Coincée entre le droit de grève, qui est constitutionnel, et la continuité du service public, qui l'est aussi, la garantie de l'un risque de limiter l'exercice de l'autre. On ne voit pas très bien comment on pourrait assurer la continuité du service public sans limiter le droit de grève, puisque la grève c'est justement un « arrêt collectif du travail ayant pour but de faire pression sur l'employeur en bloquant la production ». Il y a donc là, et le gouvernement actuel l'a bien vu, un point de levier pour remettre en question le droit de grève, sinon totalement et dans son principe, du moins dans certains cas… ce qui peut évidemment constituer un début.
Cette situation existe depuis 1945, date à laquelle ont été créés les grands services publics mais, la situation a pris une réelle ampleur du fait, d'une part du développement colossal des transports publics, lié à l'éloignement toujours plus grand du lieu de travail par rapport au domicile mais aussi, du fait de la dégradation importante des entreprises de services publics lié à la marchandisation et rentabilisation de celles-ci. Une grève dans les chemins de fer ou le métro est devenu un phénomène social tellement elle est perturbante.

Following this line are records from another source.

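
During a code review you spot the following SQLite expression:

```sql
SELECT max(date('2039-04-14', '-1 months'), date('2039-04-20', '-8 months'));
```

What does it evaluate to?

2039-03-14

date('2039-04-14', '-1 months') → 2039-03-14.
date('2039-04-20', '-8 months') → 2038-08-20.
Later of the two is 2039-03-14.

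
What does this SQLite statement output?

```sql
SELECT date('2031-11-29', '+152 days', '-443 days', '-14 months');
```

Applying '+152 days' to 2031-11-29: counting 152 days forward gives 2032-04-29.
Applying '-443 days' to 2032-04-29: counting 443 days back gives 2031-02-11.
Adding -14 months to 2031-02-11 gives 2029-12-11.

2029-12-11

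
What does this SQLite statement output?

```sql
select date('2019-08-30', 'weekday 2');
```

2019-09-03

`weekday 2` advances to the next Tuesday; 2019-08-30 is a Friday, so it moves forward to 2019-09-03.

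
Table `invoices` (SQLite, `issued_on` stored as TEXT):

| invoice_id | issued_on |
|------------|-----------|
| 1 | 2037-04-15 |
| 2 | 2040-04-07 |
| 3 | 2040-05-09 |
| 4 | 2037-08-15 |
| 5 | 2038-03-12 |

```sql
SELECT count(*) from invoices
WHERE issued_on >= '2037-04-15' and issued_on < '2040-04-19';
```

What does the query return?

Rows in [2037-04-15, 2040-04-19): 2037-04-15, 2040-04-07, 2037-08-15, 2038-03-12 → 4 rows.

4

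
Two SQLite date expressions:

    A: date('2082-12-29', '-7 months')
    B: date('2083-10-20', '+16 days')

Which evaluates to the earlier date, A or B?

A = 2082-05-29.
B = 2083-11-05.
A is earlier.

A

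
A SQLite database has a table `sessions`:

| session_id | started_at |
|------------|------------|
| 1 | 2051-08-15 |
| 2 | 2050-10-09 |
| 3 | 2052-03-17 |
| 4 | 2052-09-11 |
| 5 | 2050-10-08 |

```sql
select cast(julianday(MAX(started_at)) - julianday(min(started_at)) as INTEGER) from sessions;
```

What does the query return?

704

MIN = 2050-10-08, MAX = 2052-09-11.
23 days remain in October 2050 after the 8th (31 − 8).
Full months from November 2050 through August 2052 contribute their day counts.
Then 11 days into September 2052.
Total: 23 + 30 + 31 + 31 + 28 + 31 + 30 + 31 + 30 + 31 + 31 + 30 + 31 + 30 + 31 + 31 + 29 + 31 + 30 + 31 + 30 + 31 + 31 + 11 = 704.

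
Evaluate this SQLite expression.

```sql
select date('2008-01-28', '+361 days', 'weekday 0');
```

Applying '+361 days' to 2008-01-28: counting 361 days forward gives 2009-01-23.
`weekday 0` advances to the next Sunday; 2009-01-23 is a Friday, so it moves forward to 2009-01-25.

2009-01-25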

L'attitude du gouvernement dans cette situation de conflit est parfaitement logique. Il se doit de « gérer » le mécontentement des usagers (qui est une réalité que l'on aurait tort de négliger… je vais y revenir) qui sont les principaux gênés et ce d'autant plus qu'il est le premier concerné puisque garant de la gestion de ces entreprises il a des comptes à rendre sur les raisons du conflit, d'autant plus également que ce sont des électeurs-trices. Mais, et là est l'astuce, en mettant en avant le « mécontentement des usagers » il arrive à dévier le problème et à ne braquer les projecteurs que sur les conséquences et jamais sur les causes faisant ainsi assaut d'une démagogie d'une incontestable efficacité. Il en rajoute même (et pourquoi se gêner ?) en montrant du doigt ces « salariés-privilégiés-qui-ont-un-emploi-et-la-sécurité-de-cet-emploi ». Il peut ainsi dévier le coup porté par les grévistes et en faire une arme offensive contre eux.
C'est dans ce contexte que se pose, qu'il pose, la question, non pas de la « limitation du droit de grève » (vision négative), mais ce qui est, nous l'avons vu, de fait la même chose, la « garantie d'un service minimum » (vision positive). Aucun gouvernement n'avait osé s'attaquer de front à ce problème. La Droite par crainte d'une généralisation et d'un durcissement du conflit. La Gauche, pour préserver son fond de commerce électoral et pour ne pas être soupçonnée de faire une politique de Droite que la Droite n'a d'ailleurs jamais fait… jusqu'à présent.
Aujourd'hui le gouvernement C.R.S sait qu'il peut gagner sur des questions importantes et sensibles… l'exemple des « Retraites » a montré que la mobilisation sociale, dans sa forme actuelle, ne faisait pas le poids face à sa politique… et ce d'autant plus que le front syndical est brisé, la Gauche est devenue sénile, quand elle n'est pas « collabo », et que sur cette question (le « service minimum ») il aura de son côté une partie de l'opinion publique. C'est donc, pour lui, le moment ou jamais.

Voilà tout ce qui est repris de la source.